Some soon-to-be-published research from a team of University of Iowa researchers argues that, while many colleges and universities are looking for more funds to support study-abroad opportunities, access to money is only one of several factors that enter into students' intents to take their work outside the country.
Mark Salisbury, Paul Umbach, Michael Paulsen and Ernest Pascarella will publish the results of their work in the March 2009 edition of Research in Higher Education. A conference version of their paper is available here.
According to the researchers, finances aren't the primary concern of undergraduate students who might benefit from a study-abroad experience.
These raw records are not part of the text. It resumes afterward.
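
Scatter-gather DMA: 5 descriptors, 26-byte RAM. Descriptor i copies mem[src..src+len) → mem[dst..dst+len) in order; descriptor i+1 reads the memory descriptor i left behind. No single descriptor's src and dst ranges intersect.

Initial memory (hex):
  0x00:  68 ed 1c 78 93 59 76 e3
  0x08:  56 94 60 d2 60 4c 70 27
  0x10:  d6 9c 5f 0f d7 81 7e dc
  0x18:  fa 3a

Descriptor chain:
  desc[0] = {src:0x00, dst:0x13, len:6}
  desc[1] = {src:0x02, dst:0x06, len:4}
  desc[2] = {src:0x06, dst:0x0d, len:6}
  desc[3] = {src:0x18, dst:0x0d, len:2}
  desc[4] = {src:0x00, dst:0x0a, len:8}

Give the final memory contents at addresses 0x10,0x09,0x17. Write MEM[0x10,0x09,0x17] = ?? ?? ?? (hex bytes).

#0 dst[0x13+6] := {0x68,0xed,0x1c,0x78,0x93,0x59}
#1 dst[0x06+4] := {0x1c,0x78,0x93,0x59}
#2 dst[0x0d+6] := {0x1c,0x78,0x93,0x59,0x60,0xd2}
#3 dst[0x0d+2] := {0x59,0x3a}
#4 dst[0x0a+8] := {0x68,0xed,0x1c,0x78,0x93,0x59,0x1c,0x78}
query mem[0x10]=0x1c, mem[0x09]=0x59, mem[0x17]=0x93

MEM[0x10,0x09,0x17] = 1c 59 93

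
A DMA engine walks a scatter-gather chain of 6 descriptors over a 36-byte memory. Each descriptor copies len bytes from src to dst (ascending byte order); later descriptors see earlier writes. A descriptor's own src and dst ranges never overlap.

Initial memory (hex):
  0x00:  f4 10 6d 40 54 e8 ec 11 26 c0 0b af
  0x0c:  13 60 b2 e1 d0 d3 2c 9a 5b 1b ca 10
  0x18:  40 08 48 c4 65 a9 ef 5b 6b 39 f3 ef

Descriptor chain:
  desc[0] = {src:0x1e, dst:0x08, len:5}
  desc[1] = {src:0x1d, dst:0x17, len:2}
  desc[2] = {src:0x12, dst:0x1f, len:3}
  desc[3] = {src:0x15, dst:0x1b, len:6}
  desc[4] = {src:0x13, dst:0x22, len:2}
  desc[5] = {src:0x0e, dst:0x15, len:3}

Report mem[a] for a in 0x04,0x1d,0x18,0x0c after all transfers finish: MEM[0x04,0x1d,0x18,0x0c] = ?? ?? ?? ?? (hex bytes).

MEM[0x04,0x1d,0x18,0x0c] = 54 a9 ef f3

D0: mem[0x08..0x0c] <- [ef 5b 6b 39 f3]
D1: mem[0x17..0x18] <- [a9 ef]
D2: mem[0x1f..0x21] <- [2c 9a 5b]
D3: mem[0x1b..0x20] <- [1b ca a9 ef 08 48]
D4: mem[0x22..0x23] <- [9a 5b]
D5: mem[0x15..0x17] <- [b2 e1 d0]
query mem[0x04]=0x54, mem[0x1d]=0xa9, mem[0x18]=0xef, mem[0x0c]=0xf3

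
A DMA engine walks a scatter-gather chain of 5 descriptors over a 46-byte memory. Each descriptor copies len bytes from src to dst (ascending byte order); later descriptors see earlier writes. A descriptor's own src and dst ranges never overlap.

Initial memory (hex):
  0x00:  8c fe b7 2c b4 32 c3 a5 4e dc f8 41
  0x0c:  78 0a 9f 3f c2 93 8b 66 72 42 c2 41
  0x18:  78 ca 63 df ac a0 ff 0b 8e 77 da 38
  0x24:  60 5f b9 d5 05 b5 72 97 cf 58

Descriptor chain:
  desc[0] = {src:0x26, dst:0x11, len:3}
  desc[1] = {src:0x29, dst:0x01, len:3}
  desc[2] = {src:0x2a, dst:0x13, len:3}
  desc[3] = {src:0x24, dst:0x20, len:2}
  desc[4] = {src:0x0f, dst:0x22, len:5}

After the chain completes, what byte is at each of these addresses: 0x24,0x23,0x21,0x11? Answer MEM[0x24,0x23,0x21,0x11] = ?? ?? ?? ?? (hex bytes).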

Even bigger are questions of social and cultural capital among undergraduate students — their interest in learning about other cultures, their attitude toward literacy and education in whole, and their level of high school involvement — that are difficult to significantly alter once students pack off to university.
In other words, developing an interest in study abroad among undergraduates is more challenging for institutions after their students show up on campus.
And that, according to researchers, is a serious impediment in reaching the Congressionally established Lincoln Commission's goal of sending 1 million undergraduates abroad (a more than 400 percent increase from current levels of participation) by 2017. The assumption among many policy makers and academic leaders has been that more money for study abroad programs would lead to more students abroad.
To be sure, social-economic status does play a role in developing a student's intent to study abroad, according to the researchers. Students from higher income backgrounds are more likely to have accumulated critical social and cultural capital before attending college. Those students frequently attend the kinds of private liberal arts colleges were study-abroad programs have had the greatest impact.
The research may offer some insights on previously reported disparities in study-abroad participation rates based on gender, race and class. The greatest disparities regard gender, where women are twice as likely as men to participate in an abroad program.